Mercados, escuelas, hospitales o estaciones, lugares de encuentro y convivencia, en los que se cruzan vidas efímeramente, se han ido convirtiendo en los escenarios preferidos de una guerra global que día a día arrastra un aluvión mayor de víctimas elegidas al azar. La sofisticación de los mecanismos de la guerra al servicio de políticas despiadadas aumenta la crueldad indiscriminada del desastre.

Muchos mueren troceados, sin dignidad alguna, pero miles de víctimas vivas que lo han perdido todo, se verán obligadas a sobrevivir al miedo y al horror, a la insensatez, a la ausencia de lo amado, a la muerte cercana y a la veladura de sus sueños.

Deberán asumir como propio todo el peso de una tragedia colectiva.

Cada bomba, al estallar, arrebata el destino, grande o pequeño, de muchas personas. Cada explosión genera miles de explosiones. Bombas emocionales estallan continuamente en el centro neurálgico de la vida familiar.

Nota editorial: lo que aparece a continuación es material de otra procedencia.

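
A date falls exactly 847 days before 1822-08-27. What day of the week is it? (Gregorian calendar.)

Tuesday

First find the weekday of Aug 27, 1822. Doomsday rule: the anchor day for the 1800s is Friday. For year 22: 22÷12 = 1 r 10, and 10÷4 = 2, so 1+10+2 = 13.
Friday + 13 ≡ Thursday — that's 1822's doomsday.
In August the doomsday date is Aug 8.
Aug 27 is 19 days after Aug 8; 19 mod 7 = 5, so Thursday + 5 = Tuesday.
847 mod 7 = 0, so 847 days before a Tuesday is Tuesday − 0 = Tuesday.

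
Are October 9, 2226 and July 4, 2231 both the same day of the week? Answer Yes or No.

Yes

From Oct 9, 2226 to Jul 4, 2231 is 1729 days.
1729 mod 7 = 0, so they are the same weekday.
(Oct 9, 2226 is a Monday; Jul 4, 2231 is a Monday.)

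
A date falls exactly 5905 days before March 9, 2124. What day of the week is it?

Sunday

Mar 9, 2124 is a Thursday.
5905 mod 7 = 4, so 5905 days before a Thursday is Thursday − 4 = Sunday.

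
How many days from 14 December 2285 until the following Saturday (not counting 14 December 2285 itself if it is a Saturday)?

5

Dec 14, 2285 is a Monday.
From Monday to the next Saturday is 5 days.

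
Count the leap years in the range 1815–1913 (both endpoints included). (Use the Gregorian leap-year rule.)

Multiples of 4 in [1815,1913]: 25.
Of those, multiples of 100: 1 (not leap unless ÷400).
Multiples of 400: 0.
Leap years = 25 − 1 + 0 = 24.

24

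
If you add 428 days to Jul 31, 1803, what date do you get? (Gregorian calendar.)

October 1, 1804

+366 (one year; includes Feb 29, 1804) → Jul 31, 1804 (62 left).
Jul has 31 days: +1 → Aug 1, 1804 (61 left).
Aug has 31 days: +31 → Sep 1, 1804 (30 left).
Sep has 30 days: +30 → Oct 1, 1804 (0 left).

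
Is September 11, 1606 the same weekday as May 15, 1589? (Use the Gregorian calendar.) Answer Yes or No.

Yes

From May 15, 1589 to Sep 11, 1606 is 6328 days.
6328 mod 7 = 0, so they are the same weekday.
(May 15, 1589 is a Monday; Sep 11, 1606 is a Monday.)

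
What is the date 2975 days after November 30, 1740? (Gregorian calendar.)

January 22, 1749

+365 (one year) → Nov 30, 1741 (2610 left).
+365 (one year) → Nov 30, 1742 (2245 left).
+365 (one year) → Nov 30, 1743 (1880 left).
+366 (one year; includes Feb 29, 1744) → Nov 30, 1744 (1514 left).
+365 (one year) → Nov 30, 1745 (1149 left).
+365 (one year) → Nov 30, 1746 (784 left).
+365 (one year) → Nov 30, 1747 (419 left).
+366 (one year; includes Feb 29, 1748) → Nov 30, 1748 (53 left).
Nov has 30 days: +1 → Dec 1, 1748 (52 left).
Dec has 31 days: +31 → Jan 1, 1749 (21 left).
+21 → Jan 22, 1749.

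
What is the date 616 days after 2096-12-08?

+365 (one year) → Dec 8, 2097 (251 left).
Dec has 31 days: +24 → Jan 1, 2098 (227 left).
Jan has 31 days: +31 → Feb 1, 2098 (196 left).
Feb has 28 days: +28 → Mar 1, 2098 (168 left).
Mar has 31 days: +31 → Apr 1, 2098 (137 left).
Apr has 30 days: +30 → May 1, 2098 (107 left).
May has 31 days: +31 → Jun 1, 2098 (76 left).
Jun has 30 days: +30 → Jul 1, 2098 (46 left).
Jul has 31 days: +31 → Aug 1, 2098 (15 left).
+15 → Aug 16, 2098.

August 16, 2098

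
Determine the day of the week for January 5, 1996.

Friday

Doomsday rule: the anchor day for the 1900s is Wednesday. For year 96: 96÷12 = 8 r 0, and 0÷4 = 0, so 8+0+0 = 8.
Wednesday + 8 ≡ Thursday — that's 1996's doomsday.
In January the doomsday date is Jan 4 (1996 is a leap year (divisible by 4)).
Jan 5 is 1 day after Jan 4; 1 mod 7 = 1, so Thursday + 1 = Friday.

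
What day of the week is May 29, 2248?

Monday

Doomsday rule: the anchor day for the 2200s is Friday. For year 48: 48÷12 = 4 r 0, and 0÷4 = 0, so 4+0+0 = 4.
Friday + 4 ≡ Tuesday — that's 2248's doomsday.
In May the doomsday date is May 9.
May 29 is 20 days after May 9; 20 mod 7 = 6, so Tuesday + 6 = Monday.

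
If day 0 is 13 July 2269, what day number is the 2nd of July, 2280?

Jul 13, 2269 → Jul 13, 2270: 365 days.
Jul 13, 2270 → Jul 13, 2271: 365 days.
Jul 13, 2271 → Jul 13, 2272: 366 days (Feb 29, 2272 is in that span).
Jul 13, 2272 → Jul 13, 2273: 365 days.
Jul 13, 2273 → Jul 13, 2274: 365 days.
Jul 13, 2274 → Jul 13, 2275: 365 days.
Jul 13, 2275 → Jul 13, 2276: 366 days (Feb 29, 2276 is in that span).
Jul 13, 2276 → Jul 13, 2277: 365 days.
Jul 13, 2277 → Jul 13, 2278: 365 days.
Jul 13, 2278 → Jul 13, 2279: 365 days.
Jul 13, 2279 → Aug 13, 2279: 31 days (July has 31).
Aug 13, 2279 → Sep 13, 2279: 31 days (August has 31).
Sep 13, 2279 → Oct 13, 2279: 30 days (September has 30).
Oct 13, 2279 → Nov 13, 2279: 31 days (October has 31).
Nov 13, 2279 → Dec 13, 2279: 30 days (November has 30).
Dec 13, 2279 → Jan 13, 2280: 31 days (December has 31).
Jan 13, 2280 → Feb 13, 2280: 31 days (January has 31).
Feb 13, 2280 → Mar 13, 2280: 29 days (February has 29).
Mar 13, 2280 → Apr 13, 2280: 31 days (March has 31).
Apr 13, 2280 → May 13, 2280: 30 days (April has 30).
May 13, 2280 → Jun 13, 2280: 31 days (May has 31).
Jun 13, 2280 → Jul 2, 2280: 19 days.
Total: 4007 days.

4007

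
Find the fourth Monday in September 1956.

September 24, 1956

September 1, 1956 is a Saturday.
The first Monday is therefore September 3 (2 days later).
The fourth Monday is 3 + 3×7 = September 24.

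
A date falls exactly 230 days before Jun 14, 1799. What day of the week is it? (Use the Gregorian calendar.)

Jun 14, 1799 is a Friday.
230 mod 7 = 6, so 230 days before a Friday is Friday − 6 = Saturday.

Saturday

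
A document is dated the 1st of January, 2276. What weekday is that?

Doomsday rule: the anchor day for the 2200s is Friday. For year 76: 76÷12 = 6 r 4, and 4÷4 = 1, so 6+4+1 = 11.
Friday + 11 ≡ Tuesday — that's 2276's doomsday.
In January the doomsday date is Jan 4 (2276 is a leap year (divisible by 4)).
Jan 1 is 3 days before Jan 4; 3 mod 7 = 3, so Tuesday − 3 = Saturday.

Saturday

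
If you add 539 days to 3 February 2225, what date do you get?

+365 (one year) → Feb 3, 2226 (174 left).
Feb has 28 days: +26 → Mar 1, 2226 (148 left).
Mar has 31 days: +31 → Apr 1, 2226 (117 left).
Apr has 30 days: +30 → May 1, 2226 (87 left).
May has 31 days: +31 → Jun 1, 2226 (56 left).
Jun has 30 days: +30 → Jul 1, 2226 (26 left).
+26 → Jul 27, 2226.

July 27, 2226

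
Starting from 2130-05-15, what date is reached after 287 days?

February 26, 2131

May has 31 days: +17 → Jun 1, 2130 (270 left).
Jun has 30 days: +30 → Jul 1, 2130 (240 left).
Jul has 31 days: +31 → Aug 1, 2130 (209 left).
Aug has 31 days: +31 → Sep 1, 2130 (178 left).
Sep has 30 days: +30 → Oct 1, 2130 (148 left).
Oct has 31 days: +31 → Nov 1, 2130 (117 left).
Nov has 30 days: +30 → Dec 1, 2130 (87 left).
Dec has 31 days: +31 → Jan 1, 2131 (56 left).
Jan has 31 days: +31 → Feb 1, 2131 (25 left).
+25 → Feb 26, 2131.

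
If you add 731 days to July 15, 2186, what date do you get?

+365 (one year) → Jul 15, 2187 (366 left).
Jul has 31 days: +17 → Aug 1, 2187 (349 left).
Aug has 31 days: +31 → Sep 1, 2187 (318 left).
Sep has 30 days: +30 → Oct 1, 2187 (288 left).
Oct has 31 days: +31 → Nov 1, 2187 (257 left).
Nov has 30 days: +30 → Dec 1, 2187 (227 left).
Dec has 31 days: +31 → Jan 1, 2188 (196 left).
Jan has 31 days: +31 → Feb 1, 2188 (165 left).
Feb has 29 days: +29 → Mar 1, 2188 (136 left).
Mar has 31 days: +31 → Apr 1, 2188 (105 left).
Apr has 30 days: +30 → May 1, 2188 (75 left).
May has 31 days: +31 → Jun 1, 2188 (44 left).
Jun has 30 days: +30 → Jul 1, 2188 (14 left).
+14 → Jul 15, 2188.

July 15, 2188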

Esas víctimas vivas y anónimas, merecen respeto y reflexión. Su dolor no puede dejarnos indiferentes. Son cualquiera de nosotros. La verdad duele pero el silencio mata.

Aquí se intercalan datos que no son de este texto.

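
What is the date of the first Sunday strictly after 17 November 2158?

November 19, 2158

Nov 17, 2158 is a Friday.
From Friday to the next Sunday is 2 days.
Nov 17, 2158 + 2 = Nov 19, 2158.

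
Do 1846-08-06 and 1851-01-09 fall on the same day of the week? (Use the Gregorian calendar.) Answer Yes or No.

From Aug 6, 1846 to Jan 9, 1851 is 1617 days.
1617 mod 7 = 0, so they are the same weekday.
(Aug 6, 1846 is a Thursday; Jan 9, 1851 is a Thursday.)

Yes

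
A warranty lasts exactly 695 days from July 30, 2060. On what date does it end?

June 25, 2062

+365 (one year) → Jul 30, 2061 (330 left).
Jul has 31 days: +2 → Aug 1, 2061 (328 left).
Aug has 31 days: +31 → Sep 1, 2061 (297 left).
Sep has 30 days: +30 → Oct 1, 2061 (267 left).
Oct has 31 days: +31 → Nov 1, 2061 (236 left).
Nov has 30 days: +30 → Dec 1, 2061 (206 left).
Dec has 31 days: +31 → Jan 1, 2062 (175 left).
Jan has 31 days: +31 → Feb 1, 2062 (144 left).
Feb has 28 days: +28 → Mar 1, 2062 (116 left).
Mar has 31 days: +31 → Apr 1, 2062 (85 left).
Apr has 30 days: +30 → May 1, 2062 (55 left).
May has 31 days: +31 → Jun 1, 2062 (24 left).
+24 → Jun 25, 2062.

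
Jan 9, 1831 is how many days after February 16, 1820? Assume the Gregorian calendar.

3980

Feb 16, 1820 → Feb 16, 1821: 366 days (Feb 29, 1820 is in that span).
Feb 16, 1821 → Feb 16, 1822: 365 days.
Feb 16, 1822 → Feb 16, 1823: 365 days.
Feb 16, 1823 → Feb 16, 1824: 365 days.
Feb 16, 1824 → Feb 16, 1825: 366 days (Feb 29, 1824 is in that span).
Feb 16, 1825 → Feb 16, 1826: 365 days.
Feb 16, 1826 → Feb 16, 1827: 365 days.
Feb 16, 1827 → Feb 16, 1828: 365 days.
Feb 16, 1828 → Feb 16, 1829: 366 days (Feb 29, 1828 is in that span).
Feb 16, 1829 → Feb 16, 1830: 365 days.
Feb 16, 1830 → Mar 16, 1830: 28 days (February has 28).
Mar 16, 1830 → Apr 16, 1830: 31 days (March has 31).
Apr 16, 1830 → May 16, 1830: 30 days (April has 30).
May 16, 1830 → Jun 16, 1830: 31 days (May has 31).
Jun 16, 1830 → Jul 16, 1830: 30 days (June has 30).
Jul 16, 1830 → Aug 16, 1830: 31 days (July has 31).
Aug 16, 1830 → Sep 16, 1830: 31 days (August has 31).
Sep 16, 1830 → Oct 16, 1830: 30 days (September has 30).
Oct 16, 1830 → Nov 16, 1830: 31 days (October has 31).
Nov 16, 1830 → Dec 16, 1830: 30 days (November has 30).
Dec 16, 1830 → Jan 9, 1831: 24 days.
Total: 3980 days.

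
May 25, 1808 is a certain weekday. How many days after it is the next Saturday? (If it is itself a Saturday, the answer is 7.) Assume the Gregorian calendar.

May 25, 1808 is a Wednesday.
From Wednesday to the next Saturday is 3 days.

3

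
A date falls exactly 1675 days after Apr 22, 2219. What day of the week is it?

First find the weekday of Apr 22, 2219. Doomsday rule: the anchor day for the 2200s is Friday. For year 19: 19÷12 = 1 r 7, and 7÷4 = 1, so 1+7+1 = 9.
Friday + 9 ≡ Sunday — that's 2219's doomsday.
In April the doomsday date is Apr 4.
Apr 22 is 18 days after Apr 4; 18 mod 7 = 4, so Sunday + 4 = Thursday.
1675 mod 7 = 2, so 1675 days after a Thursday is Thursday + 2 = Saturday.

Saturday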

Iris es una película dedicada a las víctimas vivas de todas las guerras. Describe el paisaje humano de una joven entusiasta que, con mirada atónita, sobrevive al fuerte impacto de una guerra que se filtra en su interior.Simboliza el derecho a la vida a través del amor, la solidaridad y la amistad.

Iris como una flor frágil en un paisaje devastado, busca el amor, como la planta, el agua, alimentando con la fuerza de su mirada transparente, la dignidad de la condición humana.

En Iris han quedado impresionadas imágenes que contienen la sensibilidad y compromiso artístico de muchas miradas. Todas y cada una de ellas, delante y detrás de la cámara han ido tejiendo una mirada única. Una mirada sencilla, directa, honesta, sincera y muy luminosa.

Iris, en la película, dice: “Nunca creí que viviría una guerra”. Yo tampoco.